To the People

The powers not delegated to the United States by the Constitution, nor prohibited by it to the States, are reserved to the States respectively, or TO THE PEOPLE.

Saturday, May 10, 2008

T-Boneheads

In the you-gotta-shitting-me news of the week, the White House has asked a federal court to prevent meatpackers from testing for mad cow disease more often. Why? 'Cause if they found a case of mad cow that might turn people off of steaks.

The AP says:
WASHINGTON - The Bush administration on Friday urged a federal appeals court to stop meatpackers from testing all their animals for mad cow disease, but a skeptical judge questioned whether the government has that authority.

The government seeks to reverse a lower court ruling that allowed Arkansas City, Kan.-based Creekstone Farms Premium Beef to conduct more comprehensive testing to satisfy demand from overseas customers in Japan and elsewhere.

So Creekstone wants to do extra testing on its own to reassure customers' concerns. And the government says no way, you cannot do that:

Less than 1 percent of slaughtered cows are currently tested for the disease under Agriculture Department guidelines. The agency argues that more widespread testing does not guarantee food safety and could result in a false positive that scares consumers.

"They want to create false assurances," Justice Department attorney Eric Flesig-Greene told a three-judge panel of the U.S. Court of Appeals for the D.C. Circuit.

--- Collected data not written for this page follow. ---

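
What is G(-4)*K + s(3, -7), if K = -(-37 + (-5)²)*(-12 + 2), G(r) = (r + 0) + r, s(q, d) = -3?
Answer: 957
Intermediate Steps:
G(r) = 2*r (G(r) = r + r = 2*r)
K = -120 (K = -(-37 + 25)*(-10) = -(-12)*(-10) = -1*120 = -120)
G(-4)*K + s(3, -7) = (2*(-4))*(-120) - 3 = -8*(-120) - 3 = 960 - 3 = 957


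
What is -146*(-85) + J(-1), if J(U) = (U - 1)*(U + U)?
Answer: 12414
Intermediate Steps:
J(U) = 2*U*(-1 + U) (J(U) = (-1 + U)*(2*U) = 2*U*(-1 + U))
-146*(-85) + J(-1) = -146*(-85) + 2*(-1)*(-1 - 1) = 12410 + 2*(-1)*(-2) = 12410 + 4 = 12414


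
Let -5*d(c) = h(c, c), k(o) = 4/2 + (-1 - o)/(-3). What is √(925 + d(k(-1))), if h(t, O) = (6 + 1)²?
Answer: 4*√1430/5 ≈ 30.252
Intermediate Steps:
k(o) = 7/3 + o/3 (k(o) = 4*(½) + (-1 - o)*(-⅓) = 2 + (⅓ + o/3) = 7/3 + o/3)
h(t, O) = 49 (h(t, O) = 7² = 49)
d(c) = -49/5 (d(c) = -⅕*49 = -49/5)
√(925 + d(k(-1))) = √(925 - 49/5) = √(4576/5) = 4*√1430/5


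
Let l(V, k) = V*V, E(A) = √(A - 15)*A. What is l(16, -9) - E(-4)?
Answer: 256 + 4*I*√19 ≈ 256.0 + 17.436*I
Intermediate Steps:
E(A) = A*√(-15 + A) (E(A) = √(-15 + A)*A = A*√(-15 + A))
l(V, k) = V²
l(16, -9) - E(-4) = 16² - (-4)*√(-15 - 4) = 256 - (-4)*√(-19) = 256 - (-4)*I*√19 = 256 + 4*I*√19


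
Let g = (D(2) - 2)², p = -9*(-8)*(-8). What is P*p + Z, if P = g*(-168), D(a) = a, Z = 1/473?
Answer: 1/473 ≈ 0.0021142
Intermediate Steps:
Z = 1/473 ≈ 0.0021142
p = -576 (p = 72*(-8) = -576)
g = 0 (g = (2 - 2)² = 0² = 0)
P = 0 (P = 0*(-168) = 0)
P*p + Z = 0*(-576) + 1/473 = 0 + 1/473 = 1/473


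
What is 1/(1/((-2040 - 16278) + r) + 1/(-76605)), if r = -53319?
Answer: -1829250795/49414 ≈ -37019.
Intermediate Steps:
1/(1/((-2040 - 16278) + r) + 1/(-76605)) = 1/(1/((-2040 - 16278) - 53319) + 1/(-76605)) = 1/(1/(-18318 - 53319) - 1/76605) = 1/(1/(-71637) - 1/76605) = 1/(-1/71637 - 1/76605) = 1/(-49414/1829250795) = -1829250795/49414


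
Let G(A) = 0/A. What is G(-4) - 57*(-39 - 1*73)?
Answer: 6384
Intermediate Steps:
G(A) = 0
G(-4) - 57*(-39 - 1*73) = 0 - 57*(-39 - 1*73) = 0 - 57*(-39 - 73) = 0 - 57*(-112) = 0 + 6384 = 6384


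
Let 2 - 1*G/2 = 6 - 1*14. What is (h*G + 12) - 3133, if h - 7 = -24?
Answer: -3461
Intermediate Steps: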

But Creekstone attorney Russell Frye contended the Agriculture Department's regulations covering the treatment of domestic animals contain no prohibition against an individual company testing for mad cow disease, since the test is conducted only after a cow is slaughtered. He said the agency has no authority to prevent companies from using the test to reassure customers.

"This is the government telling the consumers, `You're not entitled to this information,'" Frye said.

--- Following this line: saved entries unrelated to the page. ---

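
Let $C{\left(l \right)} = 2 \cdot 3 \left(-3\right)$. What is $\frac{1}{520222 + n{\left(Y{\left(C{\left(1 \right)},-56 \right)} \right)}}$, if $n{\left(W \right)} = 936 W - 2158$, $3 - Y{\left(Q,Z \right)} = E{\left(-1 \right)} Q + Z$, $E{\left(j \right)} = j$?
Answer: $\frac{1}{556440} \approx 1.7971 \cdot 10^{-6}$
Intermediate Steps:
$C{\left(l \right)} = -18$ ($C{\left(l \right)} = 6 \left(-3\right) = -18$)
$Y{\left(Q,Z \right)} = 3 + Q - Z$ ($Y{\left(Q,Z \right)} = 3 - \left(- Q + Z\right) = 3 - \left(Z - Q\right) = 3 + \left(Q - Z\right) = 3 + Q - Z$)
$n{\left(W \right)} = -2158 + 936 W$
$\frac{1}{520222 + n{\left(Y{\left(C{\left(1 \right)},-56 \right)} \right)}} = \frac{1}{520222 - \left(2158 - 936 \left(3 - 18 - -56\right)\right)} = \frac{1}{520222 - \left(2158 - 936 \left(3 - 18 + 56\right)\right)} = \frac{1}{520222 + \left(-2158 + 936 \cdot 41\right)} = \frac{1}{520222 + \left(-2158 + 38376\right)} = \frac{1}{520222 + 36218} = \frac{1}{556440}$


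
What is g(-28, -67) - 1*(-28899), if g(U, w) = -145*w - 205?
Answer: 38409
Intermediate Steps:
g(U, w) = -205 - 145*w
g(-28, -67) - 1*(-28899) = (-205 - 145*(-67)) - 1*(-28899) = (-205 + 9715) + 28899 = 9510 + 28899 = 38409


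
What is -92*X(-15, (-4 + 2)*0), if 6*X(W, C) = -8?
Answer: 368/3 ≈ 122.67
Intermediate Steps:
X(W, C) = -4/3 (X(W, C) = (1/6)*(-8) = -4/3)
-92*X(-15, (-4 + 2)*0) = -92*(-4/3) = 368/3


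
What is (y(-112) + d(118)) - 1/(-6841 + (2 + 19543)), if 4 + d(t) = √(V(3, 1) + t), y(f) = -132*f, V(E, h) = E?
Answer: 187904863/12704 ≈ 14791.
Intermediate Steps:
d(t) = -4 + √(3 + t)
(y(-112) + d(118)) - 1/(-6841 + (2 + 19543)) = (-132*(-112) + (-4 + √(3 + 118))) - 1/(-6841 + (2 + 19543)) = (14784 + (-4 + √121)) - 1/(-6841 + 19545) = (14784 + (-4 + 11)) - 1/12704 = (14784 + 7) - 1*1/12704 = 14791 - 1/12704 = 187904863/12704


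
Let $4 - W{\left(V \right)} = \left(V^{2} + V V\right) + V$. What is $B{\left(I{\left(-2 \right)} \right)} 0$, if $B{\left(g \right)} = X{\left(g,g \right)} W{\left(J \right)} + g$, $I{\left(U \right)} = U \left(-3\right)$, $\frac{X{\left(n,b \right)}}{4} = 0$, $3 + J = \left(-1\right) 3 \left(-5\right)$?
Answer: $0$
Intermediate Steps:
$J = 12$ ($J = -3 + \left(-1\right) 3 \left(-5\right) = -3 - -15 = -3 + 15 = 12$)
$X{\left(n,b \right)} = 0$ ($X{\left(n,b \right)} = 4 \cdot 0 = 0$)
$W{\left(V \right)} = 4 - V - 2 V^{2}$ ($W{\left(V \right)} = 4 - \left(\left(V^{2} + V V\right) + V\right) = 4 - \left(\left(V^{2} + V^{2}\right) + V\right) = 4 - \left(2 V^{2} + V\right) = 4 - \left(V + 2 V^{2}\right) = 4 - V - 2 V^{2}$)
$I{\left(U \right)} = - 3 U$
$B{\left(g \right)} = g$ ($B{\left(g \right)} = 0 \left(4 - 12 - 2 \cdot 12^{2}\right) + g = 0 \left(4 - 12 - 288\right) + g = 0 \left(-296\right) + g = 0 + g = g$)
$B{\left(I{\left(-2 \right)} \right)} 0 = \left(-3\right) \left(-2\right) 0 = 6 \cdot 0 = 0$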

What's going on here? Well, it turns out that other meatpackers are afraid that Creekstone's testing could become the norm for the industry. So they are leaning on the government to stop it:

Larger meatpackers have opposed Creekstone's push to allow wider testing out of fear that consumer pressure would force them to begin testing all animals too. Increased testing would raise the price of meat by a few cents per pound.

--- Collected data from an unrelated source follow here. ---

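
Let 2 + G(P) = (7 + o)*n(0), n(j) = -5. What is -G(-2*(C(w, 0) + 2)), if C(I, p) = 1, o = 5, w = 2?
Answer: 62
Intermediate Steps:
G(P) = -62 (G(P) = -2 + (7 + 5)*(-5) = -2 + 12*(-5) = -2 - 60 = -62)
-G(-2*(C(w, 0) + 2)) = -1*(-62) = 62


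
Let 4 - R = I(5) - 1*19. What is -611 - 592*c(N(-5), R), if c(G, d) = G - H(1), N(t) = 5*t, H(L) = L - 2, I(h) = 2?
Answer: 13597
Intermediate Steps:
H(L) = -2 + L
R = 21 (R = 4 - (2 - 1*19) = 4 - (2 - 19) = 4 - 1*(-17) = 4 + 17 = 21)
c(G, d) = 1 + G (c(G, d) = G - (-2 + 1) = G - 1*(-1) = G + 1 = 1 + G)
-611 - 592*c(N(-5), R) = -611 - 592*(1 + 5*(-5)) = -611 - 592*(1 - 25) = -611 - 592*(-24) = -611 + 14208 = 13597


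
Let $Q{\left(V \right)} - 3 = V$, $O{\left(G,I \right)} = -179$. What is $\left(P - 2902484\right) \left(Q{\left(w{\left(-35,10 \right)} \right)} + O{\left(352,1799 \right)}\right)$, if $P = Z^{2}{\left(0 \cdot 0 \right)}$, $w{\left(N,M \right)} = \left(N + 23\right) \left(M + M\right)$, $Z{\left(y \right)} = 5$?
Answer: $1207422944$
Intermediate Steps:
$w{\left(N,M \right)} = 2 M \left(23 + N\right)$ ($w{\left(N,M \right)} = \left(23 + N\right) 2 M = 2 M \left(23 + N\right)$)
$Q{\left(V \right)} = 3 + V$
$P = 25$ ($P = 5^{2} = 25$)
$\left(P - 2902484\right) \left(Q{\left(w{\left(-35,10 \right)} \right)} + O{\left(352,1799 \right)}\right) = \left(25 - 2902484\right) \left(\left(3 + 2 \cdot 10 \left(23 - 35\right)\right) - 179\right) = - 2902459 \left(\left(3 + 2 \cdot 10 \left(-12\right)\right) - 179\right) = - 2902459 \left(\left(3 - 240\right) - 179\right) = - 2902459 \left(-237 - 179\right) = \left(-2902459\right) \left(-416\right) = 1207422944$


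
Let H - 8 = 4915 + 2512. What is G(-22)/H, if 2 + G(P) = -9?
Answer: -11/7435 ≈ -0.0014795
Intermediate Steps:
G(P) = -11 (G(P) = -2 - 9 = -11)
H = 7435 (H = 8 + (4915 + 2512) = 8 + 7427 = 7435)
G(-22)/H = -11/7435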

This stinks like fresh cow patties for a variety of reasons. If a private business wants to adopt safety measures over and above the federal regs that's their own business. The government should only be involved in setting minimums, not regulating every single aspect of the industry. It's pretty sleazy too how the whole industry is able to lean on the government to do its dirty work and bully one company that refuses to get in line.

And finally, as somebody for whom cheeseburgers are a staple of my diet, I would like to know if the next one will give me a crippling brain disease. I think that is somewhat more important than worrying about what the public reaction might be if there was a "false positive". Hey, feds, worry more about an actual infected cow slipping through the net.